SILENZIO.

 

SILENZIO.

La cappa divelta agganciata dietro il punto estremo delle orecchie, bianco parallelepipedo sterilizzato, utile schermo alla premura delle insolite vie che si insinuano tra le papille storte. Attorno il chiarore inusuale di un soffio che proviene dal basso, forse una finestra non chiusa in corrente con la porta dimenticata spalancata, o per un cambio d’aria, da fumo acre accumulato di tabacco, o di strati emergenti di noia, apatia e paranoia.

Questo chiassoso caos di assenza di suoni e rumori, si lacera sotto lo stridore delle unghie del gatto che avanza, che vuole insegnarmi come si campa in assenza di suppellettili utili, protesi antiche e nuove, magari amplificatori artificiali, innaturali, e non risonanze di gole scavate da torrenti per anni e anni.

Bisogna scacciarlo il gatto quando si assume una tale presunzione, ma subito, appena il pesante volume pieno di segnetti arcaici neri gutemberghiani in Garamont corpo 12, lo sfiora, lo manca per un pelo, alle unghie retrattili graffianti il cotto centenario, prezioso, di una casa del centro, subentra il fruscio sottile del computer rimasto acceso.

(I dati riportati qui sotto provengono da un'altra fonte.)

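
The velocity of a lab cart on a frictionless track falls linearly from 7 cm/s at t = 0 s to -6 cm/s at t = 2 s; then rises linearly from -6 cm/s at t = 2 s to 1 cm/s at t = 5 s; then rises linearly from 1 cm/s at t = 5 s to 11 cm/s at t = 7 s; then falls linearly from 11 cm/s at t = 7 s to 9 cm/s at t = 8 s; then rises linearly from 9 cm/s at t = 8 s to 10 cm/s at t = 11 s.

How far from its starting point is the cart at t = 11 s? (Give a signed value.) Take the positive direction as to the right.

44 cm

Net displacement equals the area under the velocity-time graph (areas below the axis count negative).
0–2 s: ½(7 + -6)(2) = 1 cm
2–5 s: ½(-6 + 1)(3) = -7.5 cm
5–7 s: ½(1 + 11)(2) = 12 cm
7–8 s: ½(11 + 9)(1) = 10 cm
8–11 s: ½(9 + 10)(3) = 28.5 cm
Net displacement = 44 cm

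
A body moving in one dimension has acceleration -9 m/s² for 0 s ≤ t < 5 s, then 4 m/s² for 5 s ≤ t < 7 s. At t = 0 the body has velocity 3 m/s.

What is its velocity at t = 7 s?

Δv equals the area under the a-t graph; then v = v₀ + Δv.
0–5 s: -9 × 5 = -45 m/s
5–7 s: 4 × 2 = 8 m/s
Δv = -37 m/s, so v(7) = 3 + (-37) = -34 m/s.

-34 m/s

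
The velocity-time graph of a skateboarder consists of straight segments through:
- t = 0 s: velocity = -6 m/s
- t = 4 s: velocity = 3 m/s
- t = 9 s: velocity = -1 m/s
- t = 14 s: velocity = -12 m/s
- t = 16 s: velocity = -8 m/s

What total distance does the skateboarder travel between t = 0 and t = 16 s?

68.75 m

Total distance travelled is ∫|v| dt — sum the magnitudes of each area piece.
0–4 s: v = 0 at t = 8/3 s; triangle areas 8 + 2 = 10 m
4–9 s: v = 0 at t = 7.75 s; triangle areas 5.625 + 0.625 = 6.25 m
9–14 s: |½(-1 + -12)(5)| = 32.5 m
14–16 s: |½(-12 + -8)(2)| = 20 m
Total distance = 68.75 m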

Anche lui ha da insegnarmi qualcosa. Se poi prendo con la mano il muose, forse qualcosa ne verrà fuori da quella freccetta bianca che vaga sul corpo dello schermo rivelando la sua anima.

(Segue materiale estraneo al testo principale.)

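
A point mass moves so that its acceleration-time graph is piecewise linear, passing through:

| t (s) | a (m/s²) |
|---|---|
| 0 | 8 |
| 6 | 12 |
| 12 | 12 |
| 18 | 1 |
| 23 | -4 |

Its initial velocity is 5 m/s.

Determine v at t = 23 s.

168.5 m/s

Δv equals the area under the a-t graph; then v = v₀ + Δv.
0–6 s: ½(8 + 12)(6) = 60 m/s
6–12 s: 12 × 6 = 72 m/s
12–18 s: ½(12 + 1)(6) = 39 m/s
18–23 s: ½(1 + -4)(5) = -7.5 m/s
Δv = 163.5 m/s, so v(23) = 5 + (163.5) = 168.5 m/s.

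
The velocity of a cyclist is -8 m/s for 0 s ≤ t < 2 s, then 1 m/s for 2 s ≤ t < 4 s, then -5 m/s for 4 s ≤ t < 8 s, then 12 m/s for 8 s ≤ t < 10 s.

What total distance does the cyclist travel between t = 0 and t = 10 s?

Total distance travelled is ∫|v| dt — sum the magnitudes of each area piece.
0–2 s: |-8| × 2 = 16 m
2–4 s: |1| × 2 = 2 m
4–8 s: |-5| × 4 = 20 m
8–10 s: |12| × 2 = 24 m
Total distance = 62 m

62 m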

E poi guarda che caso? Proprio un topo, per quanto di plastica e solo di forma vagamente simile, comanda il gioco, un topo, come quello da cui tutto è partito, da cui si è creato il silenzio, con le ali d’accordo, il topo, e bollito da un’orientale goloso, brodo con spaghetti di soia.

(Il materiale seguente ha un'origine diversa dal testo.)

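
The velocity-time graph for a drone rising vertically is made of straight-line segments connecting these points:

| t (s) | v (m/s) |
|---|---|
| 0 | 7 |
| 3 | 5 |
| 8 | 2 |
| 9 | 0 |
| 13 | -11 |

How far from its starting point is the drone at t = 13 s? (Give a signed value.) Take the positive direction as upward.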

Si ricorrerà a terapie dell’urlo senza soluzione, assenti di proposte, grido nel vuoto lanciato a caso per espellere tutto ciò che un io ramingo ha inglobato. Necessità di tirarsi fuori dall’altro o di appellarsi a qualche immagine di santo con l’effigie pagana, un Apollo travestito da San Sebastiano legato a una colonna e trafitto nelle sue nudità, che elargisce promesse sicuro che qualcuno sarà pronto a scommettere sulla propria vita.

E in tutto ciò un silenzio bronzeo per le strade, che quasi gela le discese e il Palazzo, l’assurda regolarità della sua piazza, nega il vento ai vicoli in un’apparente dimensione metafisica, dove ci si rende viandanti, nomadi permanenti.